Wednesday, January 11, 2012

Imparting Cultural DNA

I just spent my day at a career fair in NYC. Why is it that I am 22 years old and still feel like a child? A quarter of my life is passed and I am still not a self-supporting adult?

I've heard someone somewhere say that adolescence ends at 25. How can that be when we are physically mature at 18? Because when our species transformed from monkeys into people, we began building a world that requires more than physical maturity to navigate.

All other forms of life communicate to their progeny how to behave through DNA. The double helix encodes all the molecular information necessary for how that organism should "be". It tells a dandelion how to flower, an elephant to grow a trunk, and a birds to instinctively migrate.

Homo Sapiens are much more complex than any of these creatures, of course. We use tools. We build cities. We trade stocks, options, and bonds representing equity in invisible corporate entities.

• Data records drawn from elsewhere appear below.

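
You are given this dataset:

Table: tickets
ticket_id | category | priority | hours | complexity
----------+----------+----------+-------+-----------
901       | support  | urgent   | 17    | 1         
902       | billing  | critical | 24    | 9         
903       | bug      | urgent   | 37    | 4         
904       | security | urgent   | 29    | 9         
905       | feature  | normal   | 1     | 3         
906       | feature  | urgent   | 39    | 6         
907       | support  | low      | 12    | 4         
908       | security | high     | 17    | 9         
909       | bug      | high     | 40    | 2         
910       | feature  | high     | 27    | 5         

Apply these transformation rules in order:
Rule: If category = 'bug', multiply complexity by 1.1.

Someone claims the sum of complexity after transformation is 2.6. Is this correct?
No, the correct result is 52.6.

Step 1: Calculate the correct sum after transformation
Step 2: Apply multiplier 1.1 to records where category = 'bug'
Step 3: Correct result = 52.6
Step 4: Claimed result = 2.6
Step 5: 52.6 ≠ 2.6
Conclusion: The claimed result is incorrect. The correct answer is 52.6.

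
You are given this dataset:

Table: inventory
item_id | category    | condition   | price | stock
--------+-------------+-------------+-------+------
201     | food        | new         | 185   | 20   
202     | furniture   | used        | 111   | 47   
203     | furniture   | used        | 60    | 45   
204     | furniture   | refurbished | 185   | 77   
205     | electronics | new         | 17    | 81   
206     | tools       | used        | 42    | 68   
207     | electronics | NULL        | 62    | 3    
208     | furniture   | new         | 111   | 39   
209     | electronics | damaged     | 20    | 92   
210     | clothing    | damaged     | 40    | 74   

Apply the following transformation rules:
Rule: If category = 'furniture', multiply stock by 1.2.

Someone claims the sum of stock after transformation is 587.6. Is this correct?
Yes, the result is correct.

Step 1: Calculate the correct sum after transformation
Step 2: Apply multiplier 1.2 to records where category = 'furniture'
Step 3: Correct result = 587.6
Step 4: Claimed result = 587.6
Step 5: 587.6 = 587.6 ✓
Conclusion: The claimed result is correct.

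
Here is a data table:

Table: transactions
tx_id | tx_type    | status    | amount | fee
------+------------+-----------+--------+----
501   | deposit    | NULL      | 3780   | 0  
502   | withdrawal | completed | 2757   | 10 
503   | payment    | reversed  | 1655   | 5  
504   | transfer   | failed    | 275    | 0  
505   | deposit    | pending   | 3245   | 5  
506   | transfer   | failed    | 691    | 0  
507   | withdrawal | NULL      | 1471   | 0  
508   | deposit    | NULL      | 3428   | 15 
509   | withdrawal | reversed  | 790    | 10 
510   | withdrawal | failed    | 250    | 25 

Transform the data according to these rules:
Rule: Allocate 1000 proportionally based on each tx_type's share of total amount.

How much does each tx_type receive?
deposit: 569.89, payment: 90.23, transfer: 52.67, withdrawal: 287.21

Step 1: Calculate total amount = 18342
Step 2: Calculate each tx_type's proportion:
  deposit: 10453/18342 = 56.99% → 569.89
  payment: 1655/18342 = 9.02% → 90.23
  transfer: 966/18342 = 5.27% → 52.67
  withdrawal: 5268/18342 = 28.72% → 287.21
Step 3: Verify: sum of allocations ≈ 1000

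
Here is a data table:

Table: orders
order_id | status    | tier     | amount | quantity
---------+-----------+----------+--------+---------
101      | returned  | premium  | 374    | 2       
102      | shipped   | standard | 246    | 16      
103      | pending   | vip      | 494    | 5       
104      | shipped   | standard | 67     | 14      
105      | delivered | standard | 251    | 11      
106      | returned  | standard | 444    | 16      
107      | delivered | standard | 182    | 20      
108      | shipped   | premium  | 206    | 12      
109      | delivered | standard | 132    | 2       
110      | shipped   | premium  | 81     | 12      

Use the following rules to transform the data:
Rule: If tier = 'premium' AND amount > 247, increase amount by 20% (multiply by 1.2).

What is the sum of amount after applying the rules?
2551.8

Step 1: Find records where tier = 'premium' AND amount > 247
Step 2: 1 records match, summing to 374
Step 3: After multiplier: 374 × 1.2 = 448.8
Step 4: Unaffected records sum: 2103
Step 5: Final sum = 448.8 + 2103 = 2551.8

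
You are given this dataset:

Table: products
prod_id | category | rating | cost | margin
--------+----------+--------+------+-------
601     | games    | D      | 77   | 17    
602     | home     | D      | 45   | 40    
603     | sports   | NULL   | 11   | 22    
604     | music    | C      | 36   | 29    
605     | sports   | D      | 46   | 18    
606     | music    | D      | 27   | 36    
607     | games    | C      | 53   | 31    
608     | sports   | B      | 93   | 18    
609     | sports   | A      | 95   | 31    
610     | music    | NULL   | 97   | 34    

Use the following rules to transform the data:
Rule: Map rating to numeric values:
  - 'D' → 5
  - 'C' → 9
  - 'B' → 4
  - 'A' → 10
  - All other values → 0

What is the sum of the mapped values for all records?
52

Step 1: Apply mapping to each record
Step 2: Count by status:
  'D': 4 records × 5 = 20
  'C': 2 records × 9 = 18
  'B': 1 records × 4 = 4
  'A': 1 records × 10 = 10
Step 3: Sum all mapped values = 52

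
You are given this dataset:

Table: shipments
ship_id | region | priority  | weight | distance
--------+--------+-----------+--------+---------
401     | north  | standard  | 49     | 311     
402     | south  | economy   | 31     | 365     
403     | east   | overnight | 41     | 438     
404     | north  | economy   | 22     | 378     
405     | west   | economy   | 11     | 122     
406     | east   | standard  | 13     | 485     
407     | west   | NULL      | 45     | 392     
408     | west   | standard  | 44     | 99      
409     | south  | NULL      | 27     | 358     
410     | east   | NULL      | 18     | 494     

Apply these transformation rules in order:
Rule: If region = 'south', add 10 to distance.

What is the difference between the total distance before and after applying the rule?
20

Step 1: Original sum of distance = 3442
Step 2: 2 records have region = 'south'
Step 3: Each affected record changes by 10
Step 4: Total change = 2 × 10 = 20
Step 5: New sum = 3442 + 20 = 3462
Step 6: Difference = |3462 - 3442| = 20
        (Sum increased by 20)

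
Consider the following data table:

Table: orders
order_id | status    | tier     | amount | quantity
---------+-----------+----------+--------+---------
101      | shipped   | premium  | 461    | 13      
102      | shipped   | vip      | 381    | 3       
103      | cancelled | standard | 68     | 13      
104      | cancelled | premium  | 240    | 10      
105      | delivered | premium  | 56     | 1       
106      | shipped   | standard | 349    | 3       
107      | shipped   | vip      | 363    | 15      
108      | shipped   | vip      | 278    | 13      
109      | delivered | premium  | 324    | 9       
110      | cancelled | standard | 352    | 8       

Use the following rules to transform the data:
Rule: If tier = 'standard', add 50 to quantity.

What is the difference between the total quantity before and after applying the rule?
150

Step 1: Original sum of quantity = 88
Step 2: 3 records have tier = 'standard'
Step 3: Each affected record changes by 50
Step 4: Total change = 3 × 50 = 150
Step 5: New sum = 88 + 150 = 238
Step 6: Difference = |238 - 88| = 150
        (Sum increased by 150)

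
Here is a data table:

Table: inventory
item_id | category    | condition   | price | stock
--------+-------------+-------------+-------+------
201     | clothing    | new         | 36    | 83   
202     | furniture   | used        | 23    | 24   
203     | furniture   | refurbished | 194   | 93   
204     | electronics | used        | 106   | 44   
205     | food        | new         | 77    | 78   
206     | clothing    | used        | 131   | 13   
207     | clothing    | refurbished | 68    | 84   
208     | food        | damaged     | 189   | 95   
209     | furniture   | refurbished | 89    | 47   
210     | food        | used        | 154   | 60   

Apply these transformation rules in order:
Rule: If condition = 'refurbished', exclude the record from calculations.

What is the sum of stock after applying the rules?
397

Step 1: Identify records where condition = 'refurbished'
Step 2: The excluded records sum to 224
Step 3: Original total stock = 621
Step 4: Remaining total = 621 - 224 = 397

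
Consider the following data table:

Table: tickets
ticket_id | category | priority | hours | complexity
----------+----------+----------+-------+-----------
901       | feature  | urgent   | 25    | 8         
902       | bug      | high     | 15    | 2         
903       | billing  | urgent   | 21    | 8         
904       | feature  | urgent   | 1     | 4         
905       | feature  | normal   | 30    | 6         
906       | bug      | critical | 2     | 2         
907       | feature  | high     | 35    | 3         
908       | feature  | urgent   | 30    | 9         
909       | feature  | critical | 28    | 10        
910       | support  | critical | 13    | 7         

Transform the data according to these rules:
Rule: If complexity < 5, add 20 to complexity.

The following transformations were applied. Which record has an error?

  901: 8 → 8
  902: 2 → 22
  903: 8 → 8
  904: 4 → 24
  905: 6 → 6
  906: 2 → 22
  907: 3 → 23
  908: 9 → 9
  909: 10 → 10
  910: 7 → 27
Record 910 has an error. The correct transformed value should be 7, not 27.

Step 1: Check each record against the rule
Step 2: Record 910 has complexity = 7
Step 3: Since 7 >= 5, the bonus should not have been applied
Step 4: Correct value = 7, but claimed value = 27
Conclusion: Record 910 has the error.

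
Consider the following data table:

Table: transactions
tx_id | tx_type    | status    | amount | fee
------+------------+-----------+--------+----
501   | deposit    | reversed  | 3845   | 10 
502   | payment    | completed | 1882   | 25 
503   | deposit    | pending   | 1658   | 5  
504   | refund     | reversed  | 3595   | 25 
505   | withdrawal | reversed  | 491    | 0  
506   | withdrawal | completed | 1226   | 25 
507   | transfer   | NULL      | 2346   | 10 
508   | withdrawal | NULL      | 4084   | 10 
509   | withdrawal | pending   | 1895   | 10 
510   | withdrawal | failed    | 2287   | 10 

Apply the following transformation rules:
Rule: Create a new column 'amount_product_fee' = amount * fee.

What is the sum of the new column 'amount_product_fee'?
320435

Step 1: For each record, compute amount * fee
Example calculations:
  3845 * 10 = 38450
  1882 * 25 = 47050
  1658 * 5 = 8290
  ...
Step 2: Sum all derived values
Step 3: Total = 320435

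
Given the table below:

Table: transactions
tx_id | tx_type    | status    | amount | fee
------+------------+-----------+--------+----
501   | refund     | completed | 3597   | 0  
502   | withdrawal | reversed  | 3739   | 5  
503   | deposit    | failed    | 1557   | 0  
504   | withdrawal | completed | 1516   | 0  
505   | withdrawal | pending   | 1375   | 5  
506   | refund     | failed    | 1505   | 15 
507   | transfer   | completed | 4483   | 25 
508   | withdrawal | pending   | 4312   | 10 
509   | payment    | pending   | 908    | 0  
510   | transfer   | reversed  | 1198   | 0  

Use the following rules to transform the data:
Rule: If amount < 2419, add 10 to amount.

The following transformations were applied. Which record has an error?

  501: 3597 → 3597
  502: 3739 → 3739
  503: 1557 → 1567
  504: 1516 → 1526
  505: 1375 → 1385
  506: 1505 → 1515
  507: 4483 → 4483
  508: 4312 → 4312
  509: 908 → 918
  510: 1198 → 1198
Record 510 has an error. The correct transformed value should be 1208, not 1198.

Step 1: Check each record against the rule
Step 2: Record 510 has amount = 1198
Step 3: Since 1198 < 2419, the bonus should have been applied
Step 4: Correct value = 1208, but claimed value = 1198
Conclusion: Record 510 has the error.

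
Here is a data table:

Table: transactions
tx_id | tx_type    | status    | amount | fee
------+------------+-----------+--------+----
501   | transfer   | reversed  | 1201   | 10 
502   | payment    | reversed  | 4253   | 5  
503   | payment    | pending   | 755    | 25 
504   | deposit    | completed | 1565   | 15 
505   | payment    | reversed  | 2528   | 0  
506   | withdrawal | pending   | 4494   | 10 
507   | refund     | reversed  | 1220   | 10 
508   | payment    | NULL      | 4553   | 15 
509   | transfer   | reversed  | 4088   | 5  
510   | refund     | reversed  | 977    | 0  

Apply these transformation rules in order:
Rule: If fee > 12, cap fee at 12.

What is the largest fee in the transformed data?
12

Step 1: Original maximum fee = 25
Step 2: Apply cap at 12
Step 3: 3 records had fee > 12 and were capped
Step 4: Maximum after transformation = 12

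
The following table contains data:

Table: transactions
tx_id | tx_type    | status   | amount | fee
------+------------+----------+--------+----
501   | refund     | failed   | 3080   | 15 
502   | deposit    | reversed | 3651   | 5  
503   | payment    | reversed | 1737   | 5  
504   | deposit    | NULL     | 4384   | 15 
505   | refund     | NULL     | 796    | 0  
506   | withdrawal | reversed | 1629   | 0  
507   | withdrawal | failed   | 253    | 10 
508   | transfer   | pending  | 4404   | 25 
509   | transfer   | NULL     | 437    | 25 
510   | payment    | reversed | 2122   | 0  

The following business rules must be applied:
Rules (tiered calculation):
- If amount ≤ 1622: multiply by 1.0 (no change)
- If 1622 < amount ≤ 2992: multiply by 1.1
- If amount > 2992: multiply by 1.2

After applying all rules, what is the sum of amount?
26145.6

Step 1: Tier 1 (amount ≤ 1622): 3 records, sum = 1486 × 1.0 = 1486.0
Step 2: Tier 2 (1622 < amount ≤ 2992): 3 records, sum = 5488 × 1.1 = 6036.8
Step 3: Tier 3 (amount > 2992): 4 records, sum = 15519 × 1.2 = 18622.8
Step 4: Final sum = 1486.0 + 6036.8 + 18622.8 = 26145.6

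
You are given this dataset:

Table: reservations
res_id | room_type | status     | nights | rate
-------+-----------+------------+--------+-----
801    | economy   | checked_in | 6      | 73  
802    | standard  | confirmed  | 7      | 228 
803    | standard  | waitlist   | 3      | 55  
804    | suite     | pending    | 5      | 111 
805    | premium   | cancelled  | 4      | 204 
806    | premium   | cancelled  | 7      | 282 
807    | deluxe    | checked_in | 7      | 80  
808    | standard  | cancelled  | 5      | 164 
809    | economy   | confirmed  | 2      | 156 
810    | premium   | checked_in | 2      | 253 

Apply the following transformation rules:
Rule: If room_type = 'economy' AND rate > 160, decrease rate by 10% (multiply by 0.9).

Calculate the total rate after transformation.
1606

Step 1: Find records where room_type = 'economy' AND rate > 160
Step 2: 0 records match, summing to 0
Step 3: After multiplier: 0 × 0.9 = 0.0
Step 4: Unaffected records sum: 1606
Step 5: Final sum = 0.0 + 1606 = 1606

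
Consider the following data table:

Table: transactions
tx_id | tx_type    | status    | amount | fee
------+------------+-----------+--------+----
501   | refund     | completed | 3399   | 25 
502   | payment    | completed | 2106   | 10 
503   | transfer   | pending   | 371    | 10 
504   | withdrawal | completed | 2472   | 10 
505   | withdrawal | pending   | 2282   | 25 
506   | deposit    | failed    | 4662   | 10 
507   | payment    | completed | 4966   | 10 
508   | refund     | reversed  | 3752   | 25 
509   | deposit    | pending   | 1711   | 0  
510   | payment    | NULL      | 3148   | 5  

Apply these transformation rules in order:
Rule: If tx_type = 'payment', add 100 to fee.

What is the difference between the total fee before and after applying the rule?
300

Step 1: Original sum of fee = 130
Step 2: 3 records have tx_type = 'payment'
Step 3: Each affected record changes by 100
Step 4: Total change = 3 × 100 = 300
Step 5: New sum = 130 + 300 = 430
Step 6: Difference = |430 - 130| = 300
        (Sum increased by 300)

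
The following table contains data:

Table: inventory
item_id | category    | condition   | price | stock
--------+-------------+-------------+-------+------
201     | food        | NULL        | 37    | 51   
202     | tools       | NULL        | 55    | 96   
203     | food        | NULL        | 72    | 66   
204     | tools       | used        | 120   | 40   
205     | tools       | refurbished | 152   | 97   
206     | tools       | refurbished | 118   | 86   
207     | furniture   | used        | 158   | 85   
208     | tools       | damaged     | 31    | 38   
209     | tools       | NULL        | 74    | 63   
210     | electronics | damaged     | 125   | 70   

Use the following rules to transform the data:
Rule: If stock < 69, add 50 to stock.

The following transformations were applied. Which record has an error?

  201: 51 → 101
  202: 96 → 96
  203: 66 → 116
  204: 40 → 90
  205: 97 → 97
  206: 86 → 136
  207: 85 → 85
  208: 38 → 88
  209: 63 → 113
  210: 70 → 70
Record 206 has an error. The correct transformed value should be 86, not 136.

Step 1: Check each record against the rule
Step 2: Record 206 has stock = 86
Step 3: Since 86 >= 69, the bonus should not have been applied
Step 4: Correct value = 86, but claimed value = 136
Conclusion: Record 206 has the error.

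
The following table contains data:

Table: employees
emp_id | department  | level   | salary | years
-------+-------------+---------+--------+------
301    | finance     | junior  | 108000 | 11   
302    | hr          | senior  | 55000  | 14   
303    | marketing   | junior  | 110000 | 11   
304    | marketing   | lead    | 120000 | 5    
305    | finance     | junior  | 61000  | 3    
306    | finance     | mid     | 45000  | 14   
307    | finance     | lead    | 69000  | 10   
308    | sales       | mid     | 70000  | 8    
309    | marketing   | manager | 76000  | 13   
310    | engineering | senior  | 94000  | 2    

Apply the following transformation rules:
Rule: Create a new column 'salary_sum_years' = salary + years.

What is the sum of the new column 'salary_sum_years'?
808091

Step 1: For each record, compute salary + years
Example calculations:
  108000 + 11 = 108011
  55000 + 14 = 55014
  110000 + 11 = 110011
  ...
Step 2: Sum all derived values
Step 3: Total = 808091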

We speak. We fall in love. It takes more than the genetic, molecular encoded information in DNA to teach a young human how to understand these phenomena.

We use a mechanism of our good ol' intelligence to pass this information to our children: culture. I define culture as the "stuff" our parents give us when they show us how to live. There are so many kinds of ways to live, and that's how we see such a vast difference in cultural practices and values.

How could this possibly be relevant to my career fair? Because the prep-school, the college education, and your internships are all slowly bringing you into the culture of the working world. There are basic best practices in this world that are necessary to being a productive, pro-active member. I have another two years of intellectual, cultural, and "productivity" adolescence to look forward to because that fraction of the 7 billion people on Earth I have come in contact with hasn't finished socializing me. We've all got nature, but nurture takes time.